View and submit machine learning model evaluations
Browse and submit model evaluations in LLM benchmarks
Calculate memory needed to train AI models
Explore and submit models using the LLM Leaderboard
View and submit LLM benchmark evaluations
View and compare language model evaluations
Calculate GPU requirements for running LLMs
View and submit language model evaluations
Measure execution times of BERT models using WebGPU and WASM
Browse and filter machine learning models by category and modality
View LLM Performance Leaderboard
Evaluate AI-generated results for accuracy
Evaluate RAG systems with visual analytics
The LLM Safety Leaderboard is a platform designed to evaluate and compare the safety performance of large language models (LLMs). It provides a community-driven space where users can submit evaluations of machine learning models, focusing on their adherence to safety guidelines and ethical standards. The leaderboard serves as a transparent tool for developers, researchers, and users to assess and improve the safety of AI models.

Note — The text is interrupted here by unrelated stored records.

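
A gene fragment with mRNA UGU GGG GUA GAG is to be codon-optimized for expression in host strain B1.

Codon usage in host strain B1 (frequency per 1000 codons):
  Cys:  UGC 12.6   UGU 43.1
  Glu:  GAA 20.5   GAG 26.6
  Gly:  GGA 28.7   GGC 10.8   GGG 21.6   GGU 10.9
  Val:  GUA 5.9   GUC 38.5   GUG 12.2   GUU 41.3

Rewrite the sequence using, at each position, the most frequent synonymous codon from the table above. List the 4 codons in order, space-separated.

UGU GGA GUU GAG

Codon 1 (Cys): best is UGU at 43.1.
Codon 2 (Gly): best is GGA at 28.7.
Codon 3 (Val): best is GUU at 41.3.
Codon 4 (Glu): best is GAG at 26.6.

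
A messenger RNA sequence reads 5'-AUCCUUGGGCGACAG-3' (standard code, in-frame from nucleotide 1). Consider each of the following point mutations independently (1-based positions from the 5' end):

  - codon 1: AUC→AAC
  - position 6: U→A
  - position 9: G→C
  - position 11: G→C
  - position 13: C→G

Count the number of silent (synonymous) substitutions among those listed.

Codon 1: AUC (Ile) → AAC (Asn) — missense.
Codon 2: CUU (Leu) → CUA (Leu) — synonymous.
Codon 3: GGG (Gly) → GGC (Gly) — synonymous.
Codon 4: CGA (Arg) → CCA (Pro) — missense.
Codon 5: CAG (Gln) → GAG (Glu) — missense.
Synonymous: 2 of 5.

2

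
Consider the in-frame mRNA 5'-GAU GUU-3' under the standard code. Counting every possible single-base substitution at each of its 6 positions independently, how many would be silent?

4

Codon 1 (GAU, Asp): 1 synonymous substitution.
Codon 2 (GUU, Val): 3 synonymous substitutions.
Total: 1 + 3 = 4.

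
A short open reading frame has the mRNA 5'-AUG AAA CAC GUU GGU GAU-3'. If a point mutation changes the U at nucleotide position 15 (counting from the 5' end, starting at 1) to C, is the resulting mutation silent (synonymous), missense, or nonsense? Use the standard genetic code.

silent

Position 15 falls in codon 5: GGU → Gly.
After the substitution the codon is GGC → Gly.
Both encode Gly, so the change is synonymous.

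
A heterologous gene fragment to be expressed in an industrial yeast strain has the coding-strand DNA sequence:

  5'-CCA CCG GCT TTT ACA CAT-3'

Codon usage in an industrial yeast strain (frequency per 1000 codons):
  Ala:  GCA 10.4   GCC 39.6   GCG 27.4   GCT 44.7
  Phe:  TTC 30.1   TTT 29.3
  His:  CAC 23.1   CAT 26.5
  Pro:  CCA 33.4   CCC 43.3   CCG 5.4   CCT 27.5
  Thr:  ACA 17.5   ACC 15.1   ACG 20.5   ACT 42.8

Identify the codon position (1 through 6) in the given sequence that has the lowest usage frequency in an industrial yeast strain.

Codon 1 CCA (Pro): 33.4 per 1000.
Codon 2 CCG (Pro): 5.4 per 1000.
Codon 3 GCT (Ala): 44.7 per 1000.
Codon 4 TTT (Phe): 29.3 per 1000.
Codon 5 ACA (Thr): 17.5 per 1000.
Codon 6 CAT (His): 26.5 per 1000.
Lowest frequency is 5.4 at codon 2.

2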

1. What makes the LLM Safety Leaderboard unique?
The leaderboard's focus on safety metrics and its community-driven submissions set it apart from other model benchmarking tools. It prioritizes ethical AI development and user participation.
2. Can anyone submit a model evaluation?
Yes, any user can submit evaluations, provided they meet the platform's guidelines and quality standards. This ensures diverse and reliable data.
3. How are models ranked on the leaderboard?
Models are ranked based on aggregated safety metrics, including user submissions and automated evaluations. Rankings are updated in real-time as new data is added.